History: First Issued: October 9, 2009.
Fair Labor Standards Act (FLSA)
Contact Info: HR Classification & Compensation (919-515-7175)
1.1 The Office of State Human Resources (OSHR) requires that the Chancellor establish a consistent practice with regard to compensatory time for employees whose positions are subject to the State Personnel Act (SHRA) and exempt from the overtime provisions of the federal Fair Labor Standards Act ("FLSA Exempt"). In addition, the Chancellor has established the same practice with regard to compensatory time for employees whose positions are exempt from the State Personnel Act (EHRA employees) and who are also FLSA Exempt. This regulation articulates the Chancellor's decision concerning compensatory time for FLSA exempt employees (whether SHRA or EHRA employees).
2.1 This regulation applies to all FLSA-exempt employees.
3.1 Unlike hourly-paid (FLSA "non-exempt") employees, FLSA exempt employees are accountable for their performance outcomes, rather than for time worked. Employees (both EHRA and SHRA) whose positions are classified as "FLSA Exempt" do not earn compensatory time when they work more than forty hours in a work week.

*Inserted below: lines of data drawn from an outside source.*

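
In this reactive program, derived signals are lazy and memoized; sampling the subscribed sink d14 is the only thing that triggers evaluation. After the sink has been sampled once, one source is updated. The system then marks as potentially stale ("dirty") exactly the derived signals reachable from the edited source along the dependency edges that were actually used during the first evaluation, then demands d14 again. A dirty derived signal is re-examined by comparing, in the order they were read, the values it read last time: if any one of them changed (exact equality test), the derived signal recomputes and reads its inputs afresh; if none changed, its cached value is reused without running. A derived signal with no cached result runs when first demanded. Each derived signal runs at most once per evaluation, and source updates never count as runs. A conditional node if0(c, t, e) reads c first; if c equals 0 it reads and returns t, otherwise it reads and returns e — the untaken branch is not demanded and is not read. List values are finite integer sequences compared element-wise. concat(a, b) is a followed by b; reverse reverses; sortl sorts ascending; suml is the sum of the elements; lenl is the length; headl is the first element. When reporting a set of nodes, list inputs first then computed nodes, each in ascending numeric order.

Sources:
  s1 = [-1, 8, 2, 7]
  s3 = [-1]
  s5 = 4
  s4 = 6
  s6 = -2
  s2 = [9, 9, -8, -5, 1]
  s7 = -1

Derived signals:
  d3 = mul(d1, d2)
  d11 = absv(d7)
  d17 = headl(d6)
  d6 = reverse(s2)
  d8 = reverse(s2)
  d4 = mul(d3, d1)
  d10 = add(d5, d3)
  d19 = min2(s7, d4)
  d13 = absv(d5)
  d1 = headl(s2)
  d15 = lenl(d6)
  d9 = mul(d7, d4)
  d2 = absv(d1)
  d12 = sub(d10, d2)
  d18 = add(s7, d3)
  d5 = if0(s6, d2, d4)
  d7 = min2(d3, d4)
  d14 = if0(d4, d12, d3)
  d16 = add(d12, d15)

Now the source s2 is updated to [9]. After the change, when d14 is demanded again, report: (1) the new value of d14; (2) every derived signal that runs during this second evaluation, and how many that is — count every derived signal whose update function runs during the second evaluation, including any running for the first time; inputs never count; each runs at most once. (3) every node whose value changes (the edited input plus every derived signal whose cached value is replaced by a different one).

First demand of the output computes:
  d1 = headl([9, 9, -8, -5, 1]) = 9
  d2 = absv(9) = 9
  d3 = mul(9, 9) = 81
  d4 = mul(81, 9) = 729
  d14 = if0(d4=729 -> else branch d3) = 81

After the edit, cleaning proceeds:
  d1: a read changed (s2 [9, 9, -8, -5, 1]->[9]) — executes, giving 9 — identical to its old value.
  d2: dirty, but its reads are unchanged (d1 unchanged); cached 9 stands.
  d3: dirty, but its reads are unchanged (d1 unchanged, d2 unchanged); cached 81 stands.
  d4: dirty, but its reads are unchanged (d3 unchanged, d1 unchanged); cached 729 stands.
  d14: dirty, but its reads are unchanged (d4 unchanged, d3 unchanged); cached 81 stands.

Note the absorption at d1: it re-runs yet its value is the same, leaving the output's value untouched.

Demanding d14 again yields 81.
1 derived signals run: d1.
The nodes whose values change: s2.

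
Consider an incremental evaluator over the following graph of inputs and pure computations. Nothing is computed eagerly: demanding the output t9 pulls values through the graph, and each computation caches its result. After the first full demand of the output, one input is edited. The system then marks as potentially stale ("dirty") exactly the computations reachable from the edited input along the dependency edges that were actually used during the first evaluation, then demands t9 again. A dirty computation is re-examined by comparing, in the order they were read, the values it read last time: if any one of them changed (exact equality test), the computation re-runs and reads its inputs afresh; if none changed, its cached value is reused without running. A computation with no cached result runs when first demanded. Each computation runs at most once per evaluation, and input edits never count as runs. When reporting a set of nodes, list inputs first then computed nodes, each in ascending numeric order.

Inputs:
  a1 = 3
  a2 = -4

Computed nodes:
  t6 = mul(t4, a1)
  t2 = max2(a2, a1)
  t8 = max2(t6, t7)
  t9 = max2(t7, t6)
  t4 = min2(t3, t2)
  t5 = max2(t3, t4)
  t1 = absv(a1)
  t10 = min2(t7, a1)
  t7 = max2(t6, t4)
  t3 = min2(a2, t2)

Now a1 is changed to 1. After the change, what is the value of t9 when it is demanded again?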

3.2 Compensatory time is not to be accumulated, tracked, used, or paid out for FLSA-exempt employees, except as specifically mandated by state and/or UNC policies (such as UNC Policy 300.2.15, which requires overtime pay or equivalent compensatory time for some FLSA-exempt EHRA employees who are designated as mandatory during pandemic and communicable disease emergencies).
3.3 Most FLSA-exempt employees typically put in some time and effort beyond the university's standard business hours in order to fulfill the generally-expected professional responsibilities of their positions. The university recognizes there may be situations where a work unit experiences extraordinary increases in work demand and where an FLSA exempt employee must commit exceptional time and effort beyond the employee's regular work schedule. In such situations, managers may extend the opportunity for scheduling flexibility at other times that are mutually agreeable between the employee and the manager. Scheduling flexibility is just that, flexibility, and has no specific time or hour implications, entitlements, or tracking.